Décideurs. En 2017, le montant de la dépense publique atteindra 1 250 milliards d’euros, soit 57 % du PIB. Baisser ces dépenses tout en diminuant les impôts comme l’opposition le souhaite aura pour conséquence de creuser le déficit et d’augmenter la dette si la croissance n’est pas au rendez-vous. Quelle est votre position à ce sujet ?

Gilles Carrez. La question du rythme d’ajustement des dépenses publiques est centrale dans le cadrage budgétaire des différents candidats, dans la mesure où les effets attendus des réformes qui seront engagées dès juillet 2017 (retraites, assurance-chômage…) ne prendront leur plein effet qu’à moyen terme. À l’inverse, les baisses d’impôt et de charges auront un impact immédiat sur nos comptes publics, d’où la possibilité d’un creusement des déficits en 2017, voire en 2018. Selon moi, on peut assumer ce choix à plusieurs conditions. Premièrement, il conviendra de précisément évaluer le coût des mesures décidées par l’actuel exécutif et qui auront des impacts dans le temps sans que l’on puisse revenir dessus (point d’indice, tiers payant...). Deuxièmement, il faudra prendre des mesures immédiates en dépenses pour ajuster notre trajectoire, et ce d’autant plus que – comme je le crains – le point de sortie de ce quinquennat devrait se situer aux environs de -4% de PIB. Enfin, ce décalage ne peut être assumé que si la politique monétaire européenne est toujours aussi accommodante et que, dès lors, les taux d’intérêt restent historiquement bas.

 

Vous êtes opposés au prélèvement à la source. Pour quelles raisons ?

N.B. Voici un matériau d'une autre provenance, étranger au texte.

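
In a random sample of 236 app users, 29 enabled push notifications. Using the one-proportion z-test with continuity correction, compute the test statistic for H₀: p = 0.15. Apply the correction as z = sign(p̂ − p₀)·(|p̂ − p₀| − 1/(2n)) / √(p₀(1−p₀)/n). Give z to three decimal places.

Sample proportion p̂ = 29/236 = 0.12288. p̂ − p₀ = -0.027119.
1/(2n) = 0.002119.
Corrected numerator: |-0.027119| − 0.002119 = 0.025000.
SE₀ = √(0.15·0.85/236) = 0.023243.
z = (−)0.025000/0.023243 = -1.076.

z = -1.076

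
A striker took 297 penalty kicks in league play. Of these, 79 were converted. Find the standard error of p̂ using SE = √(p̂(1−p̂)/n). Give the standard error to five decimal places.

The sample proportion is 79/297 = 0.26599.
p̂(1−p̂) = 0.26599·0.73401 = 0.195239.
SE = √(0.195239/297) = 0.02564.

SE = 0.02564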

Techniquement, le passage au prélèvement à la source de l’impôt sur le revenu ne présente qu’un intérêt très limité par rapport au système actuel. Aujourd’hui, grâce au travail de l’administration fiscale, le recouvrement de l’impôt se fait dans d’excellentes conditions et la mensualisation permet un pilotage presque en temps réel par les contribuables. Dès lors, je ne peux m’empêcher de penser que cette réforme présente un objectif inavoué : celui d’individualiser l’impôt et, à terme, de faire disparaître sa familialisation. N’oublions pas que c’est aussi – quoi qu’en dise le gouvernement – un préalable indispensable à la fusion de l’impôt sur le revenu et de la CSG, fusion qui engendrerait des transferts de charges massifs au détriment des contribuables.

 

Christian Eckert l’affirme : le prélèvement à la source sera appliqué en 2018 quelle que soit la majorité. Un retour en arrière serait-il toutefois possible en cas de changement de majorité ?

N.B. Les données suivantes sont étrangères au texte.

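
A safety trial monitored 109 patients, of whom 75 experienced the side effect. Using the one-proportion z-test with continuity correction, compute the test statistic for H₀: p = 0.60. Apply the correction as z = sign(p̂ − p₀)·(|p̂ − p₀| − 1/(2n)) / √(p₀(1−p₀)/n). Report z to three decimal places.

z = 1.779

With x = 75 successes in n = 109, p̂ = 0.68807. p̂ − p₀ = 0.088073.
1/(2n) = 0.004587.
Corrected numerator: |0.088073| − 0.004587 = 0.083486.
Under H₀, SE = √(p₀(1−p₀)/n) = √(0.60·0.40/109) = √0.002201835 = 0.046924.
z = (+)0.083486/0.046924 = 1.779.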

Bien entendu, à condition que les Français nous en donnent mandat. En 2017, l’impôt continuera à être collecté sur la base des revenus de 2016. Dès lors, nous pourrons abroger cette réforme dès la loi de finances rectificative de juillet 2017 en prévision de la collecte de 2018. Ce que la loi a fait, une loi peut le défaire.

 

De plus en plus, des voix s’élèvent et réclament que chaque citoyen participe à l’impôt, même si cela s’élève à quelques dizaines d’euros pour les plus modestes. Qu’en pensez-vous ?

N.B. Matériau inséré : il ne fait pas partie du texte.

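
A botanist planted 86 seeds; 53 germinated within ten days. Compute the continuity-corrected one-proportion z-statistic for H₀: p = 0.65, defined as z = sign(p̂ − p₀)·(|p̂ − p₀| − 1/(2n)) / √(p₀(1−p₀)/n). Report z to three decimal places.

Sample proportion p̂ = 53/86 = 0.61628. p̂ − p₀ = -0.033721.
1/(2n) = 0.005814.
Corrected numerator: |-0.033721| − 0.005814 = 0.027907.
SE₀ = √(0.65·0.35/86) = 0.051433.
z = (−)0.027907/0.051433 = -0.543.

z = -0.543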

Du fait des différentes réformes qui ont touché le bas du barème de l’impôt sur le revenu ces dernières années, aujourd’hui moins d’un Français sur deux acquitte l’impôt sur le revenu. Nous sommes revenus à un niveau équivalent à celui de 2010 (46%). Or, dans le même temps, la charge fiscale s’est accrue de 20 milliards d’euros ! Au-delà de la question philosophique du lien entre impôt et citoyenneté, ce mouvement de reflux conduit à faire supporter le poids de l’impôt sur un nombre toujours plus faible de contribuables. Il s’agit, selon moi, d’une atteinte très forte au consentement à l’impôt qui s’est d’ailleurs manifestée par le départ à l’étranger de nombreux contribuables.

 

« L’idée d’instaurer une « flat tax » me paraît judicieuse »

 

Vous avez œuvré pour que soit inscrite dans la loi Macron une modification du dispositif d’attribution d’actions gratuites afin de le rendre plus favorable aux salariés. Quels en sont les premiers retours ?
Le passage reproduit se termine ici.